Muslime erinnern an Opfer von Hanau

"Das waren Deutsche und unsere Landsleute"

​Zum Jahrestag des Attentats von Hanau mit neun Toten haben Islamvertreter in Deutschland an die Opfer und deren Angehörige erinnert. Zugleich warnten sie am Freitag vor Spaltung und Rassismus in der Gesellschaft.

Autor/in:
Inga Kilian
Kundgebung zum Gedenken an die Opfer von Hanau / © Boris Roessler (dpa)
Kundgebung zum Gedenken an die Opfer von Hanau / © Boris Roessler ( dpa )

Der Koordinationsrat der Muslime in Deutschland betonte, Anschläge wie der von Hanau richteten sich nicht nur gegen Einwanderer und Minderheiten. Sie seien zugleich Anschläge auf die gesellschaftliche und politische Ordnung des Landes, heißt es in einer am Freitag veröffentlichten Erklärung.

Diese Angriffe geschähen "nicht im luftleeren Raum, sondern sind vielmehr Resultate unsäglicher Debatten und gezielter Spaltungen, durch die sich die Täter nicht nur in ihrem Hass und ihrer Affinität zu Gewalt gerechtfertigt fühlen, sondern ihrem Verständnis nach sogar aufgefordert werden zu handeln". Hoffnung mache eine "wachsende Sensibilität der politischen Entscheidungsträger für die zunehmende Fremdenfeindlichkeit und Islamfeindlichkeit in unserem Land".

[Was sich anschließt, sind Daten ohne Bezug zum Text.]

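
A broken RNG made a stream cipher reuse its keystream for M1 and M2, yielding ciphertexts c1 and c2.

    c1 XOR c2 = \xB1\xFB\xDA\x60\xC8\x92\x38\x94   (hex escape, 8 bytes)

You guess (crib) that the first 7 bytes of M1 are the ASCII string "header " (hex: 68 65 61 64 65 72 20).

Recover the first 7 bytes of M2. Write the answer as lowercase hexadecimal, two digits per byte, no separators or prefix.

Since c1 ⊕ c2 = M1 ⊕ M2, XORing with the guessed M1 bytes yields the corresponding M2 bytes: M2 = (c1 ⊕ c2) ⊕ M1.
b1 xor 68 = d9
fb xor 65 = 9e
da xor 61 = bb
60 xor 64 = 04
c8 xor 65 = ad
92 xor 72 = e0
38 xor 20 = 18

d99ebb04ade018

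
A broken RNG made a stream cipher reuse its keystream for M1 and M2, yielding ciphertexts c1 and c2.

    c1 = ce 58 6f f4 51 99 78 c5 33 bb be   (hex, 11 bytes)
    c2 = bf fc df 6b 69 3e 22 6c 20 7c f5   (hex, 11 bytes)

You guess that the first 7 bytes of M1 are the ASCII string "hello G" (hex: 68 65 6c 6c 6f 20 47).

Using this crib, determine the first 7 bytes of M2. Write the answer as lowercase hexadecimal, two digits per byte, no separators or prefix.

First, c1 ⊕ c2 = (M1 ⊕ K) ⊕ (M2 ⊕ K) = M1 ⊕ M2, so the key drops out. Then M2 = (M1 ⊕ M2) ⊕ M1 over the first 7 bytes.
byte 0: (ce XOR bf) XOR 68 = 71 XOR 68 = 19
byte 1: (58 XOR fc) XOR 65 = a4 XOR 65 = c1
byte 2: (6f XOR df) XOR 6c = b0 XOR 6c = dc
byte 3: (f4 XOR 6b) XOR 6c = 9f XOR 6c = f3
byte 4: (51 XOR 69) XOR 6f = 38 XOR 6f = 57
byte 5: (99 XOR 3e) XOR 20 = a7 XOR 20 = 87
byte 6: (78 XOR 22) XOR 47 = 5a XOR 47 = 1d

19c1dcf357871d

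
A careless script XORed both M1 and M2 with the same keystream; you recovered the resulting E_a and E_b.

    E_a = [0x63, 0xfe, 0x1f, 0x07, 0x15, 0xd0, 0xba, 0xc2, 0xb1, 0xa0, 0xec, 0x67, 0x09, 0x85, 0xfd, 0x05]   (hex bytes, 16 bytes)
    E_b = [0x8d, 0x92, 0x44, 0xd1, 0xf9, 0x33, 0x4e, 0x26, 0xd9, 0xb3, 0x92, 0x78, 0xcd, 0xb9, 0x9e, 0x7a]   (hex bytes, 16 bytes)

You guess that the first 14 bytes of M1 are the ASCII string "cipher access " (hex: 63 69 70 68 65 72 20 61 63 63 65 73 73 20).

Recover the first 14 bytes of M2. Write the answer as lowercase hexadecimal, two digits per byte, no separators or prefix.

First, E_a ⊕ E_b = (M1 ⊕ K) ⊕ (M2 ⊕ K) = M1 ⊕ M2, so the key drops out. Then M2 = (M1 ⊕ M2) ⊕ M1 over the first 14 bytes.
byte 0: (63 ⊕ 8d) ⊕ 63 = ee ⊕ 63 = 8d
byte 1: (fe ⊕ 92) ⊕ 69 = 6c ⊕ 69 = 05
byte 2: (1f ⊕ 44) ⊕ 70 = 5b ⊕ 70 = 2b
byte 3: (07 ⊕ d1) ⊕ 68 = d6 ⊕ 68 = be
byte 4: (15 ⊕ f9) ⊕ 65 = ec ⊕ 65 = 89
byte 5: (d0 ⊕ 33) ⊕ 72 = e3 ⊕ 72 = 91
byte 6: (ba ⊕ 4e) ⊕ 20 = f4 ⊕ 20 = d4
byte 7: (c2 ⊕ 26) ⊕ 61 = e4 ⊕ 61 = 85
byte 8: (b1 ⊕ d9) ⊕ 63 = 68 ⊕ 63 = 0b
byte 9: (a0 ⊕ b3) ⊕ 63 = 13 ⊕ 63 = 70
byte 10: (ec ⊕ 92) ⊕ 65 = 7e ⊕ 65 = 1b
byte 11: (67 ⊕ 78) ⊕ 73 = 1f ⊕ 73 = 6c
byte 12: (09 ⊕ cd) ⊕ 73 = c4 ⊕ 73 = b7
byte 13: (85 ⊕ b9) ⊕ 20 = 3c ⊕ 20 = 1c

8d052bbe8991d4850b701b6cb71c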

ZMD: Einheit in Sprache deutlich machen

Der Zentralrat der Muslime in Deutschland (ZMD) forderte mit Blick auf den Anschlag einen anderen Fokus. "Ich wünsche mir im allgemeinen Diskurs und auch in der medialen Berichterstattung, dass stärker betont wird: Das waren Deutsche. Das waren unsere Landsleute, die angegriffen wurden", sagte der ZMD-Vorsitzende Aiman Mazyek der "Neuen Osnabrücker Zeitung (Freitag) im Interview.

Der Terrorist habe Spaltung und Menschen erster und zweiter Klasse darstellen wollen. "Deshalb müssen wir auch in unserer Sprache klarmachen, dass wir uns nicht entzweien lassen." Außerdem dürfe das Wissen über Rassismus kein Spartenwissen mehr sein, so Mazyek. "Es geht um den Erhalt unserer Gesellschaft und darum, wie wir unsere Vielfalt und Vielschichtigkeit schützen können."

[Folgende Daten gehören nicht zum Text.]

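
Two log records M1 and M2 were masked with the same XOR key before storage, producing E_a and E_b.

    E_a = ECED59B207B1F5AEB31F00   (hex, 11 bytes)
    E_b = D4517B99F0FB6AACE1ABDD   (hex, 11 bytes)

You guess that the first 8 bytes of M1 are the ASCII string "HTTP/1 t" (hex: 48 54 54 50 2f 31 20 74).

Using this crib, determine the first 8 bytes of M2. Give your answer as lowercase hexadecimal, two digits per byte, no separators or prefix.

70e8767bd87bbf76

First, E_a ⊕ E_b = (M1 ⊕ K) ⊕ (M2 ⊕ K) = M1 ⊕ M2, so the key drops out. Then M2 = (M1 ⊕ M2) ⊕ M1 over the first 8 bytes.
byte 0: (ec xor d4) xor 48 = 38 xor 48 = 70
byte 1: (ed xor 51) xor 54 = bc xor 54 = e8
byte 2: (59 xor 7b) xor 54 = 22 xor 54 = 76
byte 3: (b2 xor 99) xor 50 = 2b xor 50 = 7b
byte 4: (07 xor f0) xor 2f = f7 xor 2f = d8
byte 5: (b1 xor fb) xor 31 = 4a xor 31 = 7b
byte 6: (f5 xor 6a) xor 20 = 9f xor 20 = bf
byte 7: (ae xor ac) xor 74 = 02 xor 74 = 76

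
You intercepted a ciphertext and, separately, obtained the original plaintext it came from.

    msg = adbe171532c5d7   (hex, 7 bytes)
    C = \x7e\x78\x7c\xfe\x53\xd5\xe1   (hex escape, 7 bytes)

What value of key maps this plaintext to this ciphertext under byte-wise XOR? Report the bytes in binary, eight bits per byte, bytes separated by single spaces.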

Die Türkische Gemeinde in Deutschland forderte: "Es muss vor allem über zweierlei gesprochen werden: über den Umgang mit Angehörigen von Opfern rechter Gewalt und über das 'Wie' - wie konnte es überhaupt so weit kommen?"

Schura: Rassismus weiter gegenwärtig

Der Rat der Islamischen Gemeinschaften in Hamburg (Schura) betonte, die Gefahr des Rassismus sei weiterhin gegenwärtig. Angesichts von antimuslimischem Rassismus, einer Entwicklung des gesellschaftlichen Diskurses nach rechts sowie rassistischen Tendenzen in Teilen von Polizei und Behörden werde ersichtlich, dass der Täter von Hanau nicht in einem geistigen Vakuum gehandelt habe, sagte der Schura-Co-Vorsitzende Fatih Yildiz laut einer Mitteilung.

Er forderte die Politik auf, Kräfte zu bündeln, damit alle Menschen in Deutschland frei, sicher und ohne Angst leben könnten.

Am 19. Februar 2020 hatte der 43 Jahre alte Deutsche Tobias R. neun Menschen mit ausländischen Wurzeln in Hanau erschossen. Danach tötete er seine Mutter und sich selbst. Die Bundesanwaltschaft attestierte dem Täter eine zutiefst rassistische Gesinnung. Am Freitagabend ist in der hessischen Stadt ein Gedenken mit Bundespräsident Frank-Walter Steinmeier geplant. Zudem sollen um kurz nach 19.00 Uhr in Hanau und im Umland die Glocken läuten.